Up until my late 30s, despite evidence to the contrary, I used to believe I could still find mutual, true love, even though that belief came from silly, romance novel-induced hope more than anything else. I knew better, I did, but I wanted it so much I let myself believe the fantasy.
Nowadays, I think my chances of winning the lottery are much higher, but I still like to dream whenever I read something like this:
As always, Dara was struck by the unmistakable love her friends shared. It was so clear that they were meant to be together. Dara swallowed the lump in her throat and blinked back the involuntary tear that threatened to escape. Carolyn and Stan had something she likely would never know. She was so happy for them, but there were times like these when the sight of two people so in love left her longing for more in her life.--All That Lies Within, Lynn Ames
I made a silly wish in a fountain a few years ago and I knew (of course) it wouldn't happen, but (shortly after that) I did meet someone I grew to be fond of...I know the fountain's not to blame, but I did forget to stress reciprocal love when I made that wish.
Though the most ideal solution would to actually stop these feelings once and for all, they seem to still be there...despite praying, despite getting involved in some new activities, despite (luckily) still being able to get lost in books and music. While I have failed miserably in vanquishing the crush, I am finally (I think) finding myself able to function well around this person and not continually act like either a fool or a rude clam.
There are very few good things about having a crush (especially a crush that has lasted way longer than it should and feels like it's never going to end) on someone, except maybe the following.
-It can help (believe it or not) if you're in a situation where your parents have trouble with your being gay and will only accept you if you "deny" that part of yourself (i.e. I don't date in hopes of meeting someone special and plan on remaining single forever.) This may sound odd, but when you truly like someone no one else seems to hold your interest and, therefore, your longing to date dims.
-You never have to worry about being rejected because you're not in a relationship of any kind with them. When you're not feeling guilty, you even sometimes allow yourself just to enjoy their company and how neat they are as a person.
-If you've always known from a fairly young adult age that you're always going to be alone, it isn't the non-reciprocation that hurts (that's a given and something you can accept) but knowing that they would be absolutely aghast at your affection for them. This is where the guilt and lack of good poker face skills really take their toll and what make up most of the pain of liking them.

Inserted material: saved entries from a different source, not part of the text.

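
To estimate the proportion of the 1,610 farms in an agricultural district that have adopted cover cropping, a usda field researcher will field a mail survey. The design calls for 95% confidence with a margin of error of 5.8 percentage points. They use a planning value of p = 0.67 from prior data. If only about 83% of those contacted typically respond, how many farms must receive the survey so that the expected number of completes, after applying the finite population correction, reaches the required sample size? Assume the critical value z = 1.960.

Completed interviews needed (unadjusted): n₀ = 1.960² × 0.2211 / 0.058² ≈ 252.49 → 253.
FPC for N = 1,610: n = 253 / (1 + 252/1610) = 253 / 1.1565 ≈ 218.76 → 219.
At an 83% response rate, contacts needed = 219 / 0.83 ≈ 263.86 → 264.

264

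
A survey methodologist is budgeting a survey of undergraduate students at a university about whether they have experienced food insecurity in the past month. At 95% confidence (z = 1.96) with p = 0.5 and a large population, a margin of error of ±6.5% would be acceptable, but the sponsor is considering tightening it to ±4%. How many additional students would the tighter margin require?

At ±6.5%: n = 1.96² × 0.2500 / 0.065² ≈ 227.31 → 228.
At ±4%: n = 1.96² × 0.2500 / 0.040² ≈ 600.25 → 601.
Additional respondents: 601 − 228 = 373.

373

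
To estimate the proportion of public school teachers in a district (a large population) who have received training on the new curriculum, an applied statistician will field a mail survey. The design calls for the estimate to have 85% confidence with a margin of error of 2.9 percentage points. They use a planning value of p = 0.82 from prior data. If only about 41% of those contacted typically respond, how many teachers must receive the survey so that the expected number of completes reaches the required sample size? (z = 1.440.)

Completed interviews needed: n₀ = 1.440² × 0.1476 / 0.029² ≈ 363.93 → 364.
At a 41% response rate, contacts needed = 364 / 0.41 ≈ 887.80 → 888.

888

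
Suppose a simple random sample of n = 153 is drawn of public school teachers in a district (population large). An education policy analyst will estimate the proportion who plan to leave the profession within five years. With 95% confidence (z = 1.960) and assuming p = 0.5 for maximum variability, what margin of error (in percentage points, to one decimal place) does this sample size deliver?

SE(p̂) = √[p(1−p)/n] = √[0.2500/153] = 0.04042.
E = z × SE = 1.960 × 0.04042 = 0.07923, or 7.9 percentage points.

7.9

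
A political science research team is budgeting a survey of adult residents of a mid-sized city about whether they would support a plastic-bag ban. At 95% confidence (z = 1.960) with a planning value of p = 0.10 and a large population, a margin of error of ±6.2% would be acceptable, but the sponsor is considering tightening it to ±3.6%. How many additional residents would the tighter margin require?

177

At ±6.2%: n = 1.960² × 0.0900 / 0.062² ≈ 89.94 → 90.
At ±3.6%: n = 1.960² × 0.0900 / 0.036² ≈ 266.78 → 267.
Additional respondents: 267 − 90 = 177.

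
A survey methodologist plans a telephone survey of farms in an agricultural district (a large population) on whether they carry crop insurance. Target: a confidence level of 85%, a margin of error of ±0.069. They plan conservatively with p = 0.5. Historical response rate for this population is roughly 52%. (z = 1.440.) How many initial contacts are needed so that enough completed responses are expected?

210

Completed interviews needed: n₀ = 1.440² × 0.2500 / 0.069² ≈ 108.88 → 109.
At a 52% response rate, contacts needed = 109 / 0.52 ≈ 209.62 → 210.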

-When you get to the point that you truly are okay with one-way feelings, you also find joy in their happiness. Of course, this can be frustrating on the opposite end because you hate to see them sad and you have no real right to care about them and actually help.

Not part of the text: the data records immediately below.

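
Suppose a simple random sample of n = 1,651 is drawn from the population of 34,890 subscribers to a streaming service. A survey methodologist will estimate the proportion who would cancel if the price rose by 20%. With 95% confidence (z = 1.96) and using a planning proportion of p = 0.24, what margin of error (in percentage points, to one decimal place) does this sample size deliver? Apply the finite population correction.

Finite-population factor: (N−n)/(N−1) = (34890−1651)/(34890−1) = 0.9527.
SE(p̂) = √[p(1−p)/n · (N−n)/(N−1)] = √[0.1824/1651 × 0.9527] = 0.01026.
E = z × SE = 1.96 × 0.01026 = 0.02011 ≈ 2.0 percentage points.

2.0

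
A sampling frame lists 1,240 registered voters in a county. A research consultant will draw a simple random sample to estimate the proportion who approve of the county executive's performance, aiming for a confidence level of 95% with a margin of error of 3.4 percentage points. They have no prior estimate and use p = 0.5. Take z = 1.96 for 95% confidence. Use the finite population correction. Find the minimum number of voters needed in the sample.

498

Unadjusted: n₀ = 1.96² × 0.50 × 0.50 / 0.034² ≈ 830.80, so n₀ = 831.
Finite population correction with N = 1,240: n = n₀ / (1 + (n₀−1)/N) = 831 / (1 + 830/1240) = 831 / 1.6694 ≈ 497.80.
Rounding up, n = 498.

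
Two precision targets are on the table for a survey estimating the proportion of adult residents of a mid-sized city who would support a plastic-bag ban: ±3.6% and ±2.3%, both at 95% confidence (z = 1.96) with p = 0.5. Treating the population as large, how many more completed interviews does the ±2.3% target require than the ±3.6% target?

1074

At ±3.6%: n = 1.96² × 0.2500 / 0.036² ≈ 741.05 → 742.
At ±2.3%: n = 1.96² × 0.2500 / 0.023² ≈ 1815.50 → 1816.
Additional respondents: 1816 − 742 = 1074.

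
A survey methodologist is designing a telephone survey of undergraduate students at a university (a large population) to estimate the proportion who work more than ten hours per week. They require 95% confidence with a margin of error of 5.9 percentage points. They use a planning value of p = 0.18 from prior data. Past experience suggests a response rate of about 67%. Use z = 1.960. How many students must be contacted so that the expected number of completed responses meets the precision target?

Completed interviews needed: n₀ = 1.960² × 0.1476 / 0.059² ≈ 162.89 → 163.
At a 67% response rate, contacts needed = 163 / 0.67 ≈ 243.28 → 244.

244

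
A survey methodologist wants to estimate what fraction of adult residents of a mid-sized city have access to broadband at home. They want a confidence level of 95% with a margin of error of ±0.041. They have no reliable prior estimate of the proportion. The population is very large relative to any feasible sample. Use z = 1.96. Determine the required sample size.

572

With no prior estimate, use p = 0.5, giving p(1−p) = 0.25.
n = z²·p(1−p)/E² = 1.96² × 0.2500 / 0.041² = 3.8416 × 0.2500 / 0.001681 ≈ 571.33.
Rounding up gives n = 572.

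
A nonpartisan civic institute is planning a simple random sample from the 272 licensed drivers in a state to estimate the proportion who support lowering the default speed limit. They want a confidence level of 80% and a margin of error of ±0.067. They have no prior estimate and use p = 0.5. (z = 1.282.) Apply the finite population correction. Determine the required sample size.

Unadjusted: n₀ = 1.282² × 0.50 × 0.50 / 0.067² ≈ 91.53, so n₀ = 92.
Finite population correction with N = 272: n = n₀ / (1 + (n₀−1)/N) = 92 / (1 + 91/272) = 92 / 1.3346 ≈ 68.94.
Rounding up, n = 69.

69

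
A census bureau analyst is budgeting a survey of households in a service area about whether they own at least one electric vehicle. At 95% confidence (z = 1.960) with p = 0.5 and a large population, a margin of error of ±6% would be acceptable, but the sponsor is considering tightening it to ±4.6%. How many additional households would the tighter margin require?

At ±6%: n = 1.960² × 0.2500 / 0.060² ≈ 266.78 → 267.
At ±4.6%: n = 1.960² × 0.2500 / 0.046² ≈ 453.88 → 454.
Additional respondents: 454 − 267 = 187.

187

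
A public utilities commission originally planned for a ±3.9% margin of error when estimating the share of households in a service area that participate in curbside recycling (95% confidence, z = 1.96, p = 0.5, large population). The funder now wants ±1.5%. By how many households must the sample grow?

At ±3.9%: n = 1.96² × 0.2500 / 0.039² ≈ 631.43 → 632.
At ±1.5%: n = 1.96² × 0.2500 / 0.015² ≈ 4268.44 → 4269.
Additional respondents: 4269 − 632 = 3637.

3637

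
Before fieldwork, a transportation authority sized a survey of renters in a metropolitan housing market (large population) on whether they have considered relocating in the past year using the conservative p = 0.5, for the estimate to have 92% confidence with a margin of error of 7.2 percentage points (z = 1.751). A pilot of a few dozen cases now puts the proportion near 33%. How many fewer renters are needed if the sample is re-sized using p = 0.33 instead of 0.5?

Conservative (p = 0.5): n = 1.751² × 0.25 / 0.072² ≈ 147.86 → 148.
Using p = 0.33: p(1−p) = 0.2211, so n = 1.751² × 0.2211 / 0.072² ≈ 130.77 → 131.
Reduction: 148 − 131 = 17.

17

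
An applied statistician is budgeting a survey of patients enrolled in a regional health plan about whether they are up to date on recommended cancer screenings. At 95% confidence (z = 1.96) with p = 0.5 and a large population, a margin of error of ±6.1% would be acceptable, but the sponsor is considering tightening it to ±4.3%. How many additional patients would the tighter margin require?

At ±6.1%: n = 1.96² × 0.2500 / 0.061² ≈ 258.10 → 259.
At ±4.3%: n = 1.96² × 0.2500 / 0.043² ≈ 519.42 → 520.
Additional respondents: 520 − 259 = 261.

261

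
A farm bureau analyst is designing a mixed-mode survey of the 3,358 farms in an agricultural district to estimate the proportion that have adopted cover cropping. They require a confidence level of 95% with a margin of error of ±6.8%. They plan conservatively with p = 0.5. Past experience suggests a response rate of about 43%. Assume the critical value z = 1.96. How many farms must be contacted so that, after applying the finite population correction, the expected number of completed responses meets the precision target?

Completed interviews needed (unadjusted): n₀ = 1.96² × 0.2500 / 0.068² ≈ 207.70 → 208.
FPC for N = 3,358: n = 208 / (1 + 207/3358) = 208 / 1.0616 ≈ 195.92 → 196.
At a 43% response rate, contacts needed = 196 / 0.43 ≈ 455.81 → 456.

456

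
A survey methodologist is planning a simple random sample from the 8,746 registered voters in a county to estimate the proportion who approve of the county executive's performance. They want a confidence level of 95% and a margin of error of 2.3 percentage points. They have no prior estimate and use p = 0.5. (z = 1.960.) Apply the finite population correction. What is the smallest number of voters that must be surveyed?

1504

Unadjusted: n₀ = 1.960² × 0.50 × 0.50 / 0.023² ≈ 1815.50, so n₀ = 1816.
Finite population correction with N = 8,746: n = n₀ / (1 + (n₀−1)/N) = 1816 / (1 + 1815/8746) = 1816 / 1.2075 ≈ 1503.90.
Rounding up, n = 1504.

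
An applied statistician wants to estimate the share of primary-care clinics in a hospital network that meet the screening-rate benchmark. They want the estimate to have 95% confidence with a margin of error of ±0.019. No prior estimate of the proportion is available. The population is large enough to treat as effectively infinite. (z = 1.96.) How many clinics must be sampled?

With no prior estimate, use p = 0.5, giving p(1−p) = 0.25.
n = z²·p(1−p)/E² = 1.96² × 0.2500 / 0.019² = 3.8416 × 0.2500 / 0.000361 ≈ 2660.39.
Rounding up gives n = 2661.

2661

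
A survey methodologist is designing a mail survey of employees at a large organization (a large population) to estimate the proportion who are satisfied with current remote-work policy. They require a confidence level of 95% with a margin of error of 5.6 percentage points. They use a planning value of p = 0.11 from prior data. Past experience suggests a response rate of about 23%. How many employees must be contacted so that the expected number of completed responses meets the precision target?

522

For 95% confidence, z = 1.960.
Completed interviews needed: n₀ = 1.960² × 0.0979 / 0.056² ≈ 119.93 → 120.
At a 23% response rate, contacts needed = 120 / 0.23 ≈ 521.74 → 522.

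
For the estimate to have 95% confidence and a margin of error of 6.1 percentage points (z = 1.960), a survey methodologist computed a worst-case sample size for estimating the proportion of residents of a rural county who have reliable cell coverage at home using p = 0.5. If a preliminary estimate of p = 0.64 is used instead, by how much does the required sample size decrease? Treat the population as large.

21

Conservative (p = 0.5): n = 1.960² × 0.25 / 0.061² ≈ 258.10 → 259.
Using p = 0.64: p(1−p) = 0.2304, so n = 1.960² × 0.2304 / 0.061² ≈ 237.87 → 238.
Reduction: 259 − 238 = 21.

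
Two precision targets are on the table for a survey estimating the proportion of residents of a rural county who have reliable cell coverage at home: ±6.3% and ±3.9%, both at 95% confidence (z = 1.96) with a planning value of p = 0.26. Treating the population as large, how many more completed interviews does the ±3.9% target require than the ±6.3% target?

299

At ±6.3%: n = 1.96² × 0.1924 / 0.063² ≈ 186.22 → 187.
At ±3.9%: n = 1.96² × 0.1924 / 0.039² ≈ 485.95 → 486.
Additional respondents: 486 − 187 = 299.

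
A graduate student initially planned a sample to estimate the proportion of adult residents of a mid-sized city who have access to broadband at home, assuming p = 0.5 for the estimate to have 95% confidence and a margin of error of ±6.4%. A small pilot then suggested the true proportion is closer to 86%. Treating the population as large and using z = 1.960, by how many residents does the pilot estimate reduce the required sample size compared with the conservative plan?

122

Conservative (p = 0.5): n = 1.960² × 0.25 / 0.064² ≈ 234.47 → 235.
Using p = 0.86: p(1−p) = 0.1204, so n = 1.960² × 0.1204 / 0.064² ≈ 112.92 → 113.
Reduction: 235 − 113 = 122.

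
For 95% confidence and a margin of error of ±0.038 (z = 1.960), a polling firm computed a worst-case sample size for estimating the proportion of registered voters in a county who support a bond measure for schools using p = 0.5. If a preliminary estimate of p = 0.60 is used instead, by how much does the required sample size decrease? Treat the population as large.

Conservative (p = 0.5): n = 1.960² × 0.25 / 0.038² ≈ 665.10 → 666.
Using p = 0.60: p(1−p) = 0.2400, so n = 1.960² × 0.2400 / 0.038² ≈ 638.49 → 639.
Reduction: 666 − 639 = 27.

27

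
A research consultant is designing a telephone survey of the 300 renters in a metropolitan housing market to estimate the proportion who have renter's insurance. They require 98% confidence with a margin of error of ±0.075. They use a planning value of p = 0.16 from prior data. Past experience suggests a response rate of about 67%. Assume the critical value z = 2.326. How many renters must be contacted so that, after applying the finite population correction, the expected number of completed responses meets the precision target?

Completed interviews needed (unadjusted): n₀ = 2.326² × 0.1344 / 0.075² ≈ 129.27 → 130.
FPC for N = 300: n = 130 / (1 + 129/300) = 130 / 1.4300 ≈ 90.91 → 91.
At a 67% response rate, contacts needed = 91 / 0.67 ≈ 135.82 → 136.

136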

That may sound silly (there's that word again...but, really aren't crushes and middle age a silly combination?) but when I know it's not my place to see if she's okay I just pray and hope that things work out for her.
Painful moments of occasional crush overload aside, I don't think there's anything wrong with being single your whole life as long as you accept it peacefully and find outlets (friends, family, animals and even strangers who seek your help) for your deep need to care about others.